I drove Bo Derek and her husband from the James Cook [Hotel] to the National Film Unit. Years ago they were going to make a movie about Lady Godiva and have her on a horse naked with a snake. They wanted to bring the snake in from Australia and everyone hit the roof. The movie never got made. After I’d dropped them off I took a bloke from the unit back to Wellington. He said, “Trev, she’s a beautiful girl. She doesn’t like smoking, doesn’t like drinking and likes going to bed early”. I told him, “I could change for that”. I saw her 3-4 years ago on the television and she still looks bloody good.

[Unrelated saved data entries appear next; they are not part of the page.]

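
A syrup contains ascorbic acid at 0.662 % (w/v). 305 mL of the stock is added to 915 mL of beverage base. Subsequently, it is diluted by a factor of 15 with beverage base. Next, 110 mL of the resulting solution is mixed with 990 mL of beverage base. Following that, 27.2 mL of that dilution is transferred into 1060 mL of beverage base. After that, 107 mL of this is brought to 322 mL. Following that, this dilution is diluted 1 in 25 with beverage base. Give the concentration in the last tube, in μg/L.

3.67 μg/L

Overall dilution factor = 4 × 15 × 10 × 39.97 × 3.009 × 25 = 1.80 × 10⁶.
0.662 % (w/v) / 1.80 × 10⁶ = 3.67 × 10⁻⁷ % (w/v) = 3.67 μg/L.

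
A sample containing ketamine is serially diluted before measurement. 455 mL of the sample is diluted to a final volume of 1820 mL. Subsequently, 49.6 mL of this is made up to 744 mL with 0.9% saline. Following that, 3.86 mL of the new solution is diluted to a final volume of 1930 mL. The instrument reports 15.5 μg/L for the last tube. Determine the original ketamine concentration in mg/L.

465 mg/L

Overall dilution factor = 4 × 15 × 500 = 3.00 × 10⁴.
Original = 15.5 μg/L × 3.00 × 10⁴ = 4.65 × 10⁵ μg/L = 465 mg/L.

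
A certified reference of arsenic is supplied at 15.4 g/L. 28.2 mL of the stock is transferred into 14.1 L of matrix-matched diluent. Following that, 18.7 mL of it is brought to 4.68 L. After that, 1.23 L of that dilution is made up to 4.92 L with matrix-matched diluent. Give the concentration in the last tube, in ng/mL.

Overall dilution factor = 501 × 250.3 × 4 = 5.02 × 10⁵.
15.4 g/L / 5.02 × 10⁵ = 3.07 × 10⁻⁵ g/L = 30.7 ng/mL.

30.7 ng/mL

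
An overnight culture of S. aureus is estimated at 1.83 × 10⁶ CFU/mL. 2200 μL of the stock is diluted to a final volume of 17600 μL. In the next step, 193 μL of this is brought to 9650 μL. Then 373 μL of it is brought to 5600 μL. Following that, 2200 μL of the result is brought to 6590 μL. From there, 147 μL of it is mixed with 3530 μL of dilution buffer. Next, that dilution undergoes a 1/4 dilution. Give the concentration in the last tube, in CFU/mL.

1.02 CFU/mL

Overall dilution factor = 8 × 50 × 15.01 × 2.995 × 25.01 × 4 = 1.80 × 10⁶.
1.83 × 10⁶ CFU/mL / 1.80 × 10⁶ = 1.02 CFU/mL.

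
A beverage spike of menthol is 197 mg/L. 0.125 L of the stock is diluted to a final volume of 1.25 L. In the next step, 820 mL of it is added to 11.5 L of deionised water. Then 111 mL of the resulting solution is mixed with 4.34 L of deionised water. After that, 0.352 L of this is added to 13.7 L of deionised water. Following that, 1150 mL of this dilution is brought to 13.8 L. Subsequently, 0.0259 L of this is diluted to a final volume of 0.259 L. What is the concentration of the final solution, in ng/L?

Overall dilution factor = 10 × 15.02 × 40.10 × 39.92 × 12 × 10 = 2.89 × 10⁷.
197 mg/L / 2.89 × 10⁷ = 6.83 × 10⁻⁶ mg/L = 6.83 ng/L.

6.83 ng/L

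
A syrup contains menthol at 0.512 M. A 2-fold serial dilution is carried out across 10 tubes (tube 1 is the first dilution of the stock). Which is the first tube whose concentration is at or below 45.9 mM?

tube 4

Tube n has concentration 0.512 M / 2ⁿ.
Need 2ⁿ ≥ 0.512 M / 45.9 mM = 11.2, so n ≥ 3.48.
First such tube: n = 4.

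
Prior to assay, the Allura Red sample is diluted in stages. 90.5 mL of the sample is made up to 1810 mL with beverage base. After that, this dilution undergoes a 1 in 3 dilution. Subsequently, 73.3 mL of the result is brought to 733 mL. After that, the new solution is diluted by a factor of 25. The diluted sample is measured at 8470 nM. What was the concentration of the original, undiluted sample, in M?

0.127 M

Overall dilution factor = 20 × 3 × 10 × 25 = 1.50 × 10⁴.
Original = 8470 nM × 1.50 × 10⁴ = 1.27 × 10⁸ nM = 0.127 M.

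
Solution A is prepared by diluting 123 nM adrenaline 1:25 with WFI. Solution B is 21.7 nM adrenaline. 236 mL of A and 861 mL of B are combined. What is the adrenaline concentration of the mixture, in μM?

0.0181 μM

C_A = 123 nM / 25 = 4.92 nM.
C_mix = (C_A·V_A + C_B·V_B)/(V_A + V_B) = (4.92×236 + 21.7×861) / 1097 = 18.1 nM = 0.0181 μM.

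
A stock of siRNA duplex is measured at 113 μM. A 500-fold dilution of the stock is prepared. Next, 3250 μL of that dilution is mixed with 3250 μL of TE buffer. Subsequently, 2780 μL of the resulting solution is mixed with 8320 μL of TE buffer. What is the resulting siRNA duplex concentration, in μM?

0.0283 μM

Overall dilution factor = 500 × 2 × 3.993 = 3993.
113 μM / 3993 = 0.0283 μM.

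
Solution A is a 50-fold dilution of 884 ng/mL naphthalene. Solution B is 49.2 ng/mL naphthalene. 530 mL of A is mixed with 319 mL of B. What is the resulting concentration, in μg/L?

29.5 μg/L

C_A = 884 ng/mL / 50 = 17.7 ng/mL.
C_mix = (C_A·V_A + C_B·V_B)/(V_A + V_B) = (17.7×530 + 49.2×319) / 849.0 = 29.5 ng/mL = 29.5 μg/L.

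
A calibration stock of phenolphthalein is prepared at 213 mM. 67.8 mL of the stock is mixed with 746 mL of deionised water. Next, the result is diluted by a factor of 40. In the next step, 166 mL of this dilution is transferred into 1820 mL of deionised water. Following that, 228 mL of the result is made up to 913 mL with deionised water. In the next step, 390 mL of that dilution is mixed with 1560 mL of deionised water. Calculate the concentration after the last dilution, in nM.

1850 nM

Overall dilution factor = 12.00 × 40 × 11.96 × 4.004 × 5 = 1.15 × 10⁵.
213 mM / 1.15 × 10⁵ = 1.85 × 10⁻³ mM = 1850 nM.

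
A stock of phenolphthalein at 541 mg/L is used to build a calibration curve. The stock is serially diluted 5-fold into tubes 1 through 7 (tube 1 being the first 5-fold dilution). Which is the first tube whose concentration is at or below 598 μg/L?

Tube n has concentration 541 mg/L / 5ⁿ.
Need 5ⁿ ≥ 541 mg/L / 598 μg/L = 905, so n ≥ 4.23.
First such tube: n = 5.

tube 5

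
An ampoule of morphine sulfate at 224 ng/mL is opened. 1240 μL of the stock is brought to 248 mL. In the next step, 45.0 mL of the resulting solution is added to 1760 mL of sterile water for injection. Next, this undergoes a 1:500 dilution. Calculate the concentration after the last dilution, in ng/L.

0.0558 ng/L

Overall dilution factor = 200 × 40.11 × 500 = 4.01 × 10⁶.
224 ng/mL / 4.01 × 10⁶ = 5.58 × 10⁻⁵ ng/mL = 0.0558 ng/L.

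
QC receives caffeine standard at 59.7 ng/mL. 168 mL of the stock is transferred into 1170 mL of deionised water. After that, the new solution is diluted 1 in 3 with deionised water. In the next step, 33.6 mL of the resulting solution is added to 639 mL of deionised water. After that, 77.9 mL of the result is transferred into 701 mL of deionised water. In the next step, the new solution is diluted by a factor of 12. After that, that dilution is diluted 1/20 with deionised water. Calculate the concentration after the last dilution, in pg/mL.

Overall dilution factor = 7.964 × 3 × 20.02 × 9.999 × 12 × 20 = 1.15 × 10⁶.
59.7 ng/mL / 1.15 × 10⁶ = 5.20 × 10⁻⁵ ng/mL = 0.0520 pg/mL.

0.0520 pg/mL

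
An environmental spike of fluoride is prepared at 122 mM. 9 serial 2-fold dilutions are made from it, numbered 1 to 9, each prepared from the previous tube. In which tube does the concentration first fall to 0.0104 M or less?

Tube n has concentration 122 mM / 2ⁿ.
Need 2ⁿ ≥ 122 mM / 0.0104 M = 11.7, so n ≥ 3.55.
First such tube: n = 4.

tube 4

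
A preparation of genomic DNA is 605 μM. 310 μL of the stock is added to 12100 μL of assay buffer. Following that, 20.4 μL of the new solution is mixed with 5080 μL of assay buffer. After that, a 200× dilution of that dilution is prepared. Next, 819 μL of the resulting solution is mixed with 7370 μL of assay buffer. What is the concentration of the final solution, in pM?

Overall dilution factor = 40.03 × 250.0 × 200 × 9.999 = 2.00 × 10⁷.
605 μM / 2.00 × 10⁷ = 3.02 × 10⁻⁵ μM = 30.2 pM.

30.2 pM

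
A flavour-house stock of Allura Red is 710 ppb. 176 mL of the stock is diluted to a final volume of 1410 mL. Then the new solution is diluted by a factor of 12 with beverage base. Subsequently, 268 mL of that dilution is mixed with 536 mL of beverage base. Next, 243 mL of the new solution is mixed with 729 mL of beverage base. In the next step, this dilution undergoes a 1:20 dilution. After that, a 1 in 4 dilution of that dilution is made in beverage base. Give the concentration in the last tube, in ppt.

Overall dilution factor = 8.011 × 12 × 3 × 4 × 20 × 4 = 9.23 × 10⁴.
710 ppb / 9.23 × 10⁴ = 7.69 × 10⁻³ ppb = 7.69 ppt.

7.69 ppt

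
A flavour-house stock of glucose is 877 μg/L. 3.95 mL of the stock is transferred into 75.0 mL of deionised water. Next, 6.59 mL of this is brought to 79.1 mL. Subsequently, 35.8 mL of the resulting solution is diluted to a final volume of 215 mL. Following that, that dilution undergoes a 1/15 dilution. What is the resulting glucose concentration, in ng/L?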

And those tasks by Royal Appointment?
I drove the Crown Prince of Japan [Fumihito, Prince Akishino], he was only about 12 when he was out here. He stayed with Jim Bolger because he had children the same age. I also had the Queen’s lady-in-waiting [Lady Susan Hussey] in my car on one royal visit. She never mentioned the Queen, she just wanted to know how big a family I had. What your interests are in life, that sort of thing.

Although you followed mum’s orders by joining the Post Office, you ended up back on the roads doing contracting work, didn’t you?
I came back down to Christchurch in 85-86. I went out selling firewood for a while when they put me off. Then I worked for what is now Fulton Hogan. I was there for 30 years, 24 of them over on Banks Peninsula doing those back roads. My son Mark decided to go out on his own. He’s going really well at the moment so I thought I’ll retire and go and give him a bit of knowledge before I lose me marbles.

So the toil continued after Labour weekend?
We do a lot of work for Downer up in the Lewis Pass, a lot of cement stabilising. We’re up there till Christmas.